For years, Dean Ross has been spreading the light, carrying out tikkun olam projects to benefit his synagogue and the residents of Red Bank and nearby towns.
“If there’s any good being done in the community, Dean’s name is attached to it,” said Rabbi Marc Kline of Monmouth Reform Temple (MRT) in Tinton Falls, where Ross is a longtime member and leader.
“He is a lion in the world of doing good work, and he does it not for recognition, but because it’s the right thing to do.”
Ross, a former MRT board member and vice president, has championed such efforts as collecting shoes for needy children and coats to donate to veterans; he also revived MRT’s Mitzvah Day — when congregants perform service projects throughout the community — five years ago after a period of dormancy, and serves as its cochair.
Of course, he doesn’t do his good work alone and readily acknowledges it. “I am so lucky that we’re a big social-action synagogue and I can get volunteers to help me do my things,” said Ross, who lives in Lincroft.
For the past five years, the light Ross has and continues to spread is more than metaphorical; his Shine-A-Light initiative does just that literally, by installing lights on bikes that area day workers, most of them Hispanic, rely on as their principal mode of transportation.
Ross said he first got the idea after he “almost hit somebody late at night on a four-lane road.” He remembers thinking, “The day workers are wearing dark clothes, often riding late at night, and have no reflection on their bikes — so I thought I could install lights for free,” he said.
New Jersey state law requires bikes ridden at night to have lamps — white light in the front, red in the rear — but, Ross said, he discovered alarming statistics about bike-rider fatalities on state roads.
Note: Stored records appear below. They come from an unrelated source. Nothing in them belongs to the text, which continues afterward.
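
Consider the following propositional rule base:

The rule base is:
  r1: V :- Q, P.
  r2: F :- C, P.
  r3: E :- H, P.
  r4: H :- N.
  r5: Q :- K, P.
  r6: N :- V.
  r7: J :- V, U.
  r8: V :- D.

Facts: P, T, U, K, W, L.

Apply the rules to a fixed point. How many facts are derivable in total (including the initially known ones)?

12

Round 1 fires r5, giving Q.
Round 2 fires r1, giving V.
Round 3 fires r6, r7, giving N, J.
Round 4 fires r4, giving H.
Round 5 fires r3, giving E.
Closure: {E, H, J, K, L, N, P, Q, T, U, V, W} — 12 facts.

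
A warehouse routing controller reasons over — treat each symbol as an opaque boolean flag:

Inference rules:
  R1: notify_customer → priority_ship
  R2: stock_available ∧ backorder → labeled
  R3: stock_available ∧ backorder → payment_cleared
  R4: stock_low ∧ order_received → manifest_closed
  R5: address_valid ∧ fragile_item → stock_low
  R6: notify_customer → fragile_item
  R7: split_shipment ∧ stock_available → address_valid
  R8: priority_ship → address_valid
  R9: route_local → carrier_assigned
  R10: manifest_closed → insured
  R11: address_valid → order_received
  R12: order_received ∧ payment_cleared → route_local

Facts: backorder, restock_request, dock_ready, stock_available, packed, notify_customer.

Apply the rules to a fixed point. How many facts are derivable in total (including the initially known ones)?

Round 1: R1 [notify_customer → priority_ship]; R2 [stock_available ∧ backorder → labeled]; R3 [stock_available ∧ backorder → payment_cleared]; R6 [notify_customer → fragile_item]. New: priority_ship, labeled, payment_cleared, fragile_item.
Round 2: R8 [priority_ship → address_valid]. New: address_valid.
Round 3: R5 [address_valid ∧ fragile_item → stock_low]; R11 [address_valid → order_received]. New: stock_low, order_received.
Round 4: R4 [stock_low ∧ order_received → manifest_closed]; R12 [order_received ∧ payment_cleared → route_local]. New: manifest_closed, route_local.
Round 5: R9 [route_local → carrier_assigned]; R10 [manifest_closed → insured]. New: carrier_assigned, insured.
Closure: {address_valid, backorder, carrier_assigned, dock_ready, fragile_item, insured, labeled, manifest_closed, notify_customer, order_received, packed, payment_cleared, priority_ship, restock_request, route_local, stock_available, stock_low} — 17 facts.

17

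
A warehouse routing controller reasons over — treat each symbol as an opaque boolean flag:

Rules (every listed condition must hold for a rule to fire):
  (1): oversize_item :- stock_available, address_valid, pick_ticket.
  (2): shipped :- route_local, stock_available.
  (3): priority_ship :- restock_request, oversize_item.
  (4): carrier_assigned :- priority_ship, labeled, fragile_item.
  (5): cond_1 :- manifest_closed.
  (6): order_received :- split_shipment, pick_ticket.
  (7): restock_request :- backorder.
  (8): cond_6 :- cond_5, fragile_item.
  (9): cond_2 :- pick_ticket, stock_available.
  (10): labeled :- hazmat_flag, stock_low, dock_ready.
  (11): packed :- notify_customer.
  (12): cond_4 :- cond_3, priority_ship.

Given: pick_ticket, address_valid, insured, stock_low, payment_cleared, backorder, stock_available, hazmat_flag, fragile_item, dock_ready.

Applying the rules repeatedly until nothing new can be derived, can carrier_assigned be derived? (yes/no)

yes

Round 1 fires (1), (7), (9), (10), giving oversize_item, restock_request, cond_2, labeled.
Round 2 fires (3), giving priority_ship.
Round 3 fires (4), giving carrier_assigned.
carrier_assigned appears in round 3, so it is derivable.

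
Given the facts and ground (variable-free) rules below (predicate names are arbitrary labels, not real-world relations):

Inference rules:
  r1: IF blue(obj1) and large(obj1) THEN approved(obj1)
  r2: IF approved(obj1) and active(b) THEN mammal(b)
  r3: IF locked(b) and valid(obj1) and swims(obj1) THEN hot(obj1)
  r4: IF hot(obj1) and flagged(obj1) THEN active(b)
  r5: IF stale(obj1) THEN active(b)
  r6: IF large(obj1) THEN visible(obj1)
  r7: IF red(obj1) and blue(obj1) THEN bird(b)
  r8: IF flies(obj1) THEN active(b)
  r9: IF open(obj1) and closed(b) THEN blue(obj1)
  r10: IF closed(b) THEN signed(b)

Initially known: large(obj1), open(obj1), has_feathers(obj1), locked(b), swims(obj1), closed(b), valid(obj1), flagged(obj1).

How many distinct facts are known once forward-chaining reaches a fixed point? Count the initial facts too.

15

Round 1: r3 [IF locked(b) and valid(obj1) and swims(obj1) THEN hot(obj1)]; r6 [IF large(obj1) THEN visible(obj1)]; r9 [IF open(obj1) and closed(b) THEN blue(obj1)]; r10 [IF closed(b) THEN signed(b)]. Adds hot(obj1), visible(obj1), blue(obj1), signed(b).
Round 2: r1 [IF blue(obj1) and large(obj1) THEN approved(obj1)]; r4 [IF hot(obj1) and flagged(obj1) THEN active(b)]. Adds approved(obj1), active(b).
Round 3: r2 [IF approved(obj1) and active(b) THEN mammal(b)]. Adds mammal(b).
Closure: {active(b), approved(obj1), blue(obj1), closed(b), flagged(obj1), has_feathers(obj1), hot(obj1), large(obj1), locked(b), mammal(b), open(obj1), signed(b), swims(obj1), valid(obj1), visible(obj1)} — 15 facts.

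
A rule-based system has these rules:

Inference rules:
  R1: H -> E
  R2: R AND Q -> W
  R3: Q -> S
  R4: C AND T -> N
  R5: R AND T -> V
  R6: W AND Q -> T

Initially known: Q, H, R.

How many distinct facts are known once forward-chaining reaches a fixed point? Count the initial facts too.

8

Round 1: R1 [H -> E]; R2 [R AND Q -> W]; R3 [Q -> S]. New: E, W, S.
Round 2: R6 [W AND Q -> T]. New: T.
Round 3: R5 [R AND T -> V]. New: V.
Closure: {E, H, Q, R, S, T, V, W} — 8 facts.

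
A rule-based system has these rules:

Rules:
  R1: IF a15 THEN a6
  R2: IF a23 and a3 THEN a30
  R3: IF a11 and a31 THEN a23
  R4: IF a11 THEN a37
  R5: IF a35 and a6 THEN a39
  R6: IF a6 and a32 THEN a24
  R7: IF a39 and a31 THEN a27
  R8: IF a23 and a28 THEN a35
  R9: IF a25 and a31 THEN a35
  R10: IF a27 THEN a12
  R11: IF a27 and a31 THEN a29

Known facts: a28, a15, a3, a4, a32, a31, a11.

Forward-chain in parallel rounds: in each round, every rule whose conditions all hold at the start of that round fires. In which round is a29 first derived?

5

Round 1 — R1, R3, R4, derive a6, a23, a37.
Round 2 — R2, R6, R8, derive a30, a24, a35.
Round 3 — R5, derive a39.
Round 4 — R7, derive a27.
Round 5 — R10, R11, derive a12, a29.
a29 first appears in round 5.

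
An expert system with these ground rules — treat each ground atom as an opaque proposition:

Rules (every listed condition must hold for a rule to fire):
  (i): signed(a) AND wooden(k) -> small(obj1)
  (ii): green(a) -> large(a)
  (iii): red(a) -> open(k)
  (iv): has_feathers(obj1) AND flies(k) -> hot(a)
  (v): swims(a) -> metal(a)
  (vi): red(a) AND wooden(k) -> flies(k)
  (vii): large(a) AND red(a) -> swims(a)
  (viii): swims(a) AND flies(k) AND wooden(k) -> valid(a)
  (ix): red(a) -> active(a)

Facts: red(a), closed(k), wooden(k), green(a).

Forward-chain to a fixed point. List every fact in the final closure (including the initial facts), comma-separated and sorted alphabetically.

active(a), closed(k), flies(k), green(a), large(a), metal(a), open(k), red(a), swims(a), valid(a), wooden(k)

[1] (ii) [green(a) -> large(a)]; (iii) [red(a) -> open(k)]; (vi) [red(a) AND wooden(k) -> flies(k)]; (ix) [red(a) -> active(a)]. ⇒ new: large(a), open(k), flies(k), active(a).
[2] (vii) [large(a) AND red(a) -> swims(a)]. ⇒ new: swims(a).
[3] (v) [swims(a) -> metal(a)]; (viii) [swims(a) AND flies(k) AND wooden(k) -> valid(a)]. ⇒ new: metal(a), valid(a).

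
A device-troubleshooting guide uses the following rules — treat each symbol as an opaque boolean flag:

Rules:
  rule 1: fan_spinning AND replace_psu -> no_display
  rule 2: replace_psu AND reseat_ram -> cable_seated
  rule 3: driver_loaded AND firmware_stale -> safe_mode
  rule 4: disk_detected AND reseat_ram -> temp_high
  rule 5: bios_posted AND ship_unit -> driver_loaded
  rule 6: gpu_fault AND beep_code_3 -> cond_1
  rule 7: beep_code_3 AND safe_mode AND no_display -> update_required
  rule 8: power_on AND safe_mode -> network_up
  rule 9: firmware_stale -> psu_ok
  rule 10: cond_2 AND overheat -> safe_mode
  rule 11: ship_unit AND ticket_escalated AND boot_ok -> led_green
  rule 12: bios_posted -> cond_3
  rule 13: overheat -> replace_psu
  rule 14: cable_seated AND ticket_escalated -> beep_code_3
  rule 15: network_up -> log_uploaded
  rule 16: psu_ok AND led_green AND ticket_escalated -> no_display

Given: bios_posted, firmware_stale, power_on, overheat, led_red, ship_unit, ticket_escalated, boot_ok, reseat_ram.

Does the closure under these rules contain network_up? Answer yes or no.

yes

Round 1 fires rule 5, rule 9, rule 11, rule 12, rule 13, giving driver_loaded, psu_ok, led_green, cond_3, replace_psu.
Round 2 fires rule 2, rule 3, rule 16, giving cable_seated, safe_mode, no_display.
Round 3 fires rule 8, rule 14, giving network_up, beep_code_3.
Round 4 fires rule 7, rule 15, giving update_required, log_uploaded.
network_up appears in round 3, so it is derivable.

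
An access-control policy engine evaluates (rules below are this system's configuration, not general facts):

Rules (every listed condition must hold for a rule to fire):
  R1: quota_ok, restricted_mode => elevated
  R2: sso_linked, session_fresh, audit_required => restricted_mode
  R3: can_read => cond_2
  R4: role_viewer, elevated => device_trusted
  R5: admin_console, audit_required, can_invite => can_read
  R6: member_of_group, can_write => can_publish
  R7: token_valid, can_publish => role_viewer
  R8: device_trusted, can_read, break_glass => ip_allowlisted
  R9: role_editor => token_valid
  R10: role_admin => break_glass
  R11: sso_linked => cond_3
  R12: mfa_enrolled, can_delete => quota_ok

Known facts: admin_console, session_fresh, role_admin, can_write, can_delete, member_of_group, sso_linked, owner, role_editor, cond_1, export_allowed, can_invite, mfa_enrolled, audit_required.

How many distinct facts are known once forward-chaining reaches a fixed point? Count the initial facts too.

[1] R2 [sso_linked, session_fresh, audit_required => restricted_mode]; R5 [admin_console, audit_required, can_invite => can_read]; R6 [member_of_group, can_write => can_publish]; R9 [role_editor => token_valid]; R10 [role_admin => break_glass]; R11 [sso_linked => cond_3]; R12 [mfa_enrolled, can_delete => quota_ok]. ⇒ new: restricted_mode, can_read, can_publish, token_valid, break_glass, cond_3, quota_ok.
[2] R1 [quota_ok, restricted_mode => elevated]; R3 [can_read => cond_2]; R7 [token_valid, can_publish => role_viewer]. ⇒ new: elevated, cond_2, role_viewer.
[3] R4 [role_viewer, elevated => device_trusted]. ⇒ new: device_trusted.
[4] R8 [device_trusted, can_read, break_glass => ip_allowlisted]. ⇒ new: ip_allowlisted.
Closure: {admin_console, audit_required, break_glass, can_delete, can_invite, can_publish, can_read, can_write, cond_1, cond_2, cond_3, device_trusted, elevated, export_allowed, ip_allowlisted, member_of_group, mfa_enrolled, owner, quota_ok, restricted_mode, role_admin, role_editor, role_viewer, session_fresh, sso_linked, token_valid} — 26 facts.

26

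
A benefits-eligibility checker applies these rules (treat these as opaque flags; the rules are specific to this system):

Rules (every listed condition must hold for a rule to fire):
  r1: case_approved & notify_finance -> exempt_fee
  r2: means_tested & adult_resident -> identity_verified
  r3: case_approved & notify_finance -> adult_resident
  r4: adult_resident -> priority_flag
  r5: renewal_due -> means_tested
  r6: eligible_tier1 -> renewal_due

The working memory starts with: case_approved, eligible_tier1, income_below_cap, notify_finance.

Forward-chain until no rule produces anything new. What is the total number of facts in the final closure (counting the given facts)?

[1] r1 [case_approved & notify_finance -> exempt_fee]; r3 [case_approved & notify_finance -> adult_resident]; r6 [eligible_tier1 -> renewal_due]. ⇒ new: exempt_fee, adult_resident, renewal_due.
[2] r4 [adult_resident -> priority_flag]; r5 [renewal_due -> means_tested]. ⇒ new: priority_flag, means_tested.
[3] r2 [means_tested & adult_resident -> identity_verified]. ⇒ new: identity_verified.
Closure: {adult_resident, case_approved, eligible_tier1, exempt_fee, identity_verified, income_below_cap, means_tested, notify_finance, priority_flag, renewal_due} — 10 facts.

10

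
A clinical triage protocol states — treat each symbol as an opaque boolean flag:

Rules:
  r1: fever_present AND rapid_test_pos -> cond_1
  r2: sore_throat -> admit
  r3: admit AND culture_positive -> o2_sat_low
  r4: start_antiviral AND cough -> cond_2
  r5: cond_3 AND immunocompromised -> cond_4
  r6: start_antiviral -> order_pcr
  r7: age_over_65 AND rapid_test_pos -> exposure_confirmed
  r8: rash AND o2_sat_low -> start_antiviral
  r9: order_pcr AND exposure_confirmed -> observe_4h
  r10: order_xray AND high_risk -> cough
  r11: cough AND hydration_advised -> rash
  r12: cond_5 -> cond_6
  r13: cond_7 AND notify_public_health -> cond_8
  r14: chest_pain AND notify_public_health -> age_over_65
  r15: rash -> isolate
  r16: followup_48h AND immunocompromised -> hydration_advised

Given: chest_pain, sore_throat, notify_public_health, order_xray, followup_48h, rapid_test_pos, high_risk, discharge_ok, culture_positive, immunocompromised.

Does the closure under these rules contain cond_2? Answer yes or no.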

In the last three years, for example, there have been 60-80 such instances resulting in loss of life, and most of these tragedies can be attributed to the lack of lights.
So, Ross said, providing the lights is “a matter of saving lives.”
He decided to launch the project at St. Anthony Church in Red Bank, whose congregation includes many Hispanic members. After Ross explained his plan, a church deacon announced the offer in Spanish during worship services.
Ross recruited volunteers from MRT, including some Spanish-speakers, and set up shop to install the bike lights for free at the church on Mondays.
But at the start of 2019, the number of those taking advantage of the offer was way down. It was thought that the government’s increased targeting of undocumented immigrants had alarmed many of the potential recipients, who feared being apprehended and possibly deported.
To remedy the situation, Ross contacted the Red Bank police, who gave assurances regarding the Hispanic laborers. While not a sanctuary city, the borough council passed a resolution two years ago declaring Red Bank an “inclusive city” that supports all immigrants and leaves it up to local authorities on how to handle undocumented immigrants.
Police Chief Darren McConnell told the Asbury Park Press that officers would report an immigrant without legal status to Immigration and Customs Enforcement only if that person has been charged with an indictable offense, as recommended by the state attorney general.
In a demonstration of their support, the Red Bank police started to actively promote the program — which was also moved to the town’s train station, closer to the section of the borough where many Hispanic people live — and members of the local Policemen’s Benevolent Association joined the effort as volunteers; the number of people coming forward to take advantage of the offer grew. In fact, of the 400 lamps Shine-A-Light has given out since its start, 65 were installed last year.
“People really appreciate what we do, and moving forward I’d like to see this program expand to Freehold and Long Branch” to serve their immigrant populations, said Ross.
For the first four years of the program, Ross bought the lights in New York City, paying for them out of his own pocket. This past fall he received some donations, mostly from temple members, to assist with the project.
Before and beyond the lights, Ross other tikkun olam efforts are far-reaching. In 2014, when he relocated his shoe store, Doc Shoppe, from Fair Haven to Red Bank, he stopped selling children’s shoes. Rather than sell off his remaining stock of children’s footwear to a wholesaler, Ross gave away over 600 pairs to students in need at local elementary schools.
The give-away was done over two Sundays; people lined up down the block to receive the shoes.
“I got a lot of high fives and smiles,” he said. “That was my thank you. I will never forget that. Of course, we didn’t have every size, so for about a dozen people I took their names and numbers and went to Marshall’s and bought them shoes.”
Ross is now semi-retired; he is still a partner at Bagel Oven in Red Bank, he said, “but I’m done baking. After 25 years I’ve had enough.”
He remains active in numerous other volunteer pursuits.
Ross is a member of the employability committee of Family Resource Associates in Red Bank, which assists children and young adults with disabilities. He is on the board of the Jewish Heritage Museum of Monmouth County in Freehold, serves on the scholarship committee of the Red Bank Elks, and is past president of the Learning Disabilities Association of New Jersey for Monmouth and Ocean counties.
Ross and his wife, Sharyn, have three children and four granddaughters.
“I tell Hebrew school students and everybody it’s not a one and done,” Ross said of the good deeds he performs. “I tell people this is what Jews do. This is being Jewish.”